Lo avevamo appunto conosciuto, Marco, all’inizio della scorsa estate, grazie ai buoni uffici dell’amico Dino Bonelli, fotoreporter di lungo corso (sue le immagini di questo servizio), "guru" di Prato Nevoso ed instancabile promoter delle sue montagne di casa. Lunedì 22 giugno, una delle giornate più lunghe dell’anno, Marco Liprandi aveva iniziato la sua singolare performance up&down: corsa a piedi in salita e discesa a cavallo del suo monociclo. Quindici chilometri e 1500 metri di dislivello (prima positivo e poi negativo, andata e ritorno) con “turning point” sulla vetta del Monte Mondolè, elevazione delle Alpi Marittime che sfiora i 2400 metri sul livello del mare, per poi appunto invertire la rotta , giù verso gli 890 metri sul livello del mare della partenza di Frabosa Soprana.
Chiusa la parentesi “calda”, torniamo all’aria frizzante e pulita della montagna nella sua veste invernale, al presente anomalo di un inverno indimenticabile ma… da dimenticare presto. Senza dare giudizi, sollo esprimendo una speranza. A differenza dell’estate, quando il terreno è uniforme e sempre “leggibile”, per riuscire a praticare questa doppia attività sulla neve Marco deve pazientemente attendere che il manto bianco sia nelle condizioni ideali: quelle che si verificano quando la neve gela e si compatta a causa dell’escursione termica tra il giorno e la notte.
Prato Nevoso (di nome e di fatto!), stazione sciistica del basso Piemonte altrettanto godibile in estate ma ora malinconicamente deserta nonostante l’innevamento a dir poco ideale. Ideale… da fare male! Con così tanta neve al suolo, le condizioni perfette arrivano solo a qualche giorno di distanza dalla nevicata (soprattutto per il monociclo) ma poi rimangono a lungo e stabilmente quelle giuste, fino alla nevicata successiva. In queste prime settimane del nuovo anno Marco si allena - seguendo ogni giorno un percorso differente - muovendosi ancora prima che i raggi del sole raggiungano la superficie delle piste. Per evitare di scivolare, in salita monta appositi ramponcini con dentatura metallica sotto le scarpette da trail running, come si fa anche in piena estate ad alta quota, nei rari passaggi su nevaio che si incontrano nei percorsi delle gare sky e trail più tecniche ed impegnative. Zaino e monociclo in spalla, la sua ascesa può iniziare.

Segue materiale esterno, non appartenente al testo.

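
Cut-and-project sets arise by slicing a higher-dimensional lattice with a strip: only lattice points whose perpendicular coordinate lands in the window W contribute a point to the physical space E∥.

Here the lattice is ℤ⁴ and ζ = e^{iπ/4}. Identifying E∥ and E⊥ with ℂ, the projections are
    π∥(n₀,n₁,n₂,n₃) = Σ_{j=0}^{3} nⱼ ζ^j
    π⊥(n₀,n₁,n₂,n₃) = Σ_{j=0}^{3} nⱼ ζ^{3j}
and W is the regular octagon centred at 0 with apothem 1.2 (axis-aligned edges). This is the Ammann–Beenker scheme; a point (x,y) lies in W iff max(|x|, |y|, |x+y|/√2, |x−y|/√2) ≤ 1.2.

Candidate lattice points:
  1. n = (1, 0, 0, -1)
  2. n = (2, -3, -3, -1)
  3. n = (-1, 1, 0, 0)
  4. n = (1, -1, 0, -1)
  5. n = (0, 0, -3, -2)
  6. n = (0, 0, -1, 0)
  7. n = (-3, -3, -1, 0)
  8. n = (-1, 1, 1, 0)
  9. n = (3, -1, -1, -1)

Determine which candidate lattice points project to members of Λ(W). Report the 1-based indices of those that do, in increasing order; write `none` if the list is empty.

Internal map: ζ^{3j} for j=0..3 gives (1,0), (−√2/2,√2/2), (0,−1), (√2/2,√2/2).
candidate 1: n = (1, 0, 0, -1) → π⊥ ≈ (+0.292893, -0.707107); max(|x|,|y|,|x±y|/√2) = 0.707107 ≤ 1.2 ⇒ ∈ W
candidate 2: n = (2, -3, -3, -1) → π⊥ ≈ (+3.414214, +0.171573); max(|x|,|y|,|x±y|/√2) = 3.414214 > 1.2 ⇒ ∉ W
candidate 3: n = (-1, 1, 0, 0) → π⊥ ≈ (-1.707107, +0.707107); max(|x|,|y|,|x±y|/√2) = 1.707107 > 1.2 ⇒ ∉ W
candidate 4: n = (1, -1, 0, -1) → π⊥ ≈ (+1.000000, -1.414214); max(|x|,|y|,|x±y|/√2) = 1.707107 > 1.2 ⇒ ∉ W
candidate 5: n = (0, 0, -3, -2) → π⊥ ≈ (-1.414214, +1.585786); max(|x|,|y|,|x±y|/√2) = 2.121320 > 1.2 ⇒ ∉ W
candidate 6: n = (0, 0, -1, 0) → π⊥ ≈ (+0.000000, +1.000000); max(|x|,|y|,|x±y|/√2) = 1.000000 ≤ 1.2 ⇒ ∈ W
candidate 7: n = (-3, -3, -1, 0) → π⊥ ≈ (-0.878680, -1.121320); max(|x|,|y|,|x±y|/√2) = 1.414214 > 1.2 ⇒ ∉ W
candidate 8: n = (-1, 1, 1, 0) → π⊥ ≈ (-1.707107, -0.292893); max(|x|,|y|,|x±y|/√2) = 1.707107 > 1.2 ⇒ ∉ W
candidate 9: n = (3, -1, -1, -1) → π⊥ ≈ (+3.000000, -0.414214); max(|x|,|y|,|x±y|/√2) = 3.000000 > 1.2 ⇒ ∉ W

1, 6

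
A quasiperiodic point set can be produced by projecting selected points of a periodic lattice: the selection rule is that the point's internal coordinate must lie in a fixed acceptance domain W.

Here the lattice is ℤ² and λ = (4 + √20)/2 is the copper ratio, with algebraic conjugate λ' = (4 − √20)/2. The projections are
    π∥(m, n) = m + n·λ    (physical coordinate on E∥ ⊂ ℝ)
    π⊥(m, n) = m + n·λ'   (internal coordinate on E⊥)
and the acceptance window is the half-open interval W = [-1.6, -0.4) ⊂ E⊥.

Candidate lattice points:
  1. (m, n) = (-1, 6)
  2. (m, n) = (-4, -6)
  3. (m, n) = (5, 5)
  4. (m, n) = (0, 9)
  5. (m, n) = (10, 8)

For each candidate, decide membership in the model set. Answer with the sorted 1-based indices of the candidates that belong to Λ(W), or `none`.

Numerically λ ≈ 4.2361 and λ' = −1/λ ≈ -0.2361.
[1] lift (-1,6): star map gives -2.4164; window check -1.6 ≤ -2.4164 < -0.4 is false → out
[2] lift (-4,-6): star map gives -2.5836; window check -1.6 ≤ -2.5836 < -0.4 is false → out
[3] lift (5,5): star map gives 3.8197; window check -1.6 ≤ 3.8197 < -0.4 is false → out
[4] lift (0,9): star map gives -2.1246; window check -1.6 ≤ -2.1246 < -0.4 is false → out
[5] lift (10,8): star map gives 8.1115; window check -1.6 ≤ 8.1115 < -0.4 is false → out

none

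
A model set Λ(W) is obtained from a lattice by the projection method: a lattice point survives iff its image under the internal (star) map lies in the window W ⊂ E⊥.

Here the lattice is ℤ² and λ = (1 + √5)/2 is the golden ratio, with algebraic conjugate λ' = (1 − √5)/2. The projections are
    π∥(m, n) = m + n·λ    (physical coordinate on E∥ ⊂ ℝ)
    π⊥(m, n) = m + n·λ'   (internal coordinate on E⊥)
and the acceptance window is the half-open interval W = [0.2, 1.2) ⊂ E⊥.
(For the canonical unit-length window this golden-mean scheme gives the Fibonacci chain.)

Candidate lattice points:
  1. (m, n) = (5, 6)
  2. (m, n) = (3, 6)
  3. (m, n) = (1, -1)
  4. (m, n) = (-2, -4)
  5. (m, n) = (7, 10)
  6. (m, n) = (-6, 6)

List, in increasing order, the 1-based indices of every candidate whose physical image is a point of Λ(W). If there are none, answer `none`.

4, 5

λ' = (1−√5)/2 ≈ -0.618034.
candidate 1: (m,n)=(5,6) → π∥ = 5+6·λ ≈ 14.708204, π⊥ = 5+6·λ' ≈ 1.291796 ∉ [0.2, 1.2) ⇒ out
candidate 2: (m,n)=(3,6) → π∥ = 3+6·λ ≈ 12.708204, π⊥ = 3+6·λ' ≈ -0.708204 ∉ [0.2, 1.2) ⇒ out
candidate 3: (m,n)=(1,-1) → π∥ = 1-1·λ ≈ -0.618034, π⊥ = 1-1·λ' ≈ 1.618034 ∉ [0.2, 1.2) ⇒ out
candidate 4: (m,n)=(-2,-4) → π∥ = -2-4·λ ≈ -8.472136, π⊥ = -2-4·λ' ≈ 0.472136 ∈ [0.2, 1.2) ⇒ IN Λ
candidate 5: (m,n)=(7,10) → π∥ = 7+10·λ ≈ 23.180340, π⊥ = 7+10·λ' ≈ 0.819660 ∈ [0.2, 1.2) ⇒ IN Λ
candidate 6: (m,n)=(-6,6) → π∥ = -6+6·λ ≈ 3.708204, π⊥ = -6+6·λ' ≈ -9.708204 ∉ [0.2, 1.2) ⇒ out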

Qualche pedalata d’assetto, con una mano davanti alla sella, dov’è posizionato l’unico freno - a disco - del mezzo meccanico e l’altra a volteggiare nel cielo alla ricerca dell’equilibrio. Un costone esposto alla bellezza della catena alpina, poi giù per la pista normalmente riservata agli sciatori. Ma non questa volta, non questo inverno. Un primo cambio di pendenza, la neve che regge discretamente bene, poi è la volta di una seconda gobba che immette in una sezione più ripida e quindi nel piano. Ogni tanto un tratto di neve riportata dal vento blocca la ruota chiodata e Marco deve saltare giù con i riflessi di un gatto, pronti, quelli di chi quella situazione l’ha già sperimentata più volte. Poi di nuovo in sella, con la solita mano destra a frenare e la sinistra “stabilizzatrice” a mulinare nell’aria come in un rodeo western. Altro muretto, questa volta nell’ombra della montagna, mentre tutt’intorno le vette brillano di una luce riflessa, seguito dal ritorno in pieno sole: quello che si sta godendo un gruppo di ciaspolatori che, incrociando il cammino del nostro “performer”, gli urlano il loro stupore e la loro ammirazione. Siamo ormai al traguardo. Là dove partono – una a fianco dell’altra - la telecabina dalla cui stazione d’arrivo Marco era partito, ed una seggiovia esaposto, entrambi “spente”. Un ultimo sguardo verso la montagna appena scesa e via, monociclo in spalla, con i pensieri già proiettati verso la prossima avventura.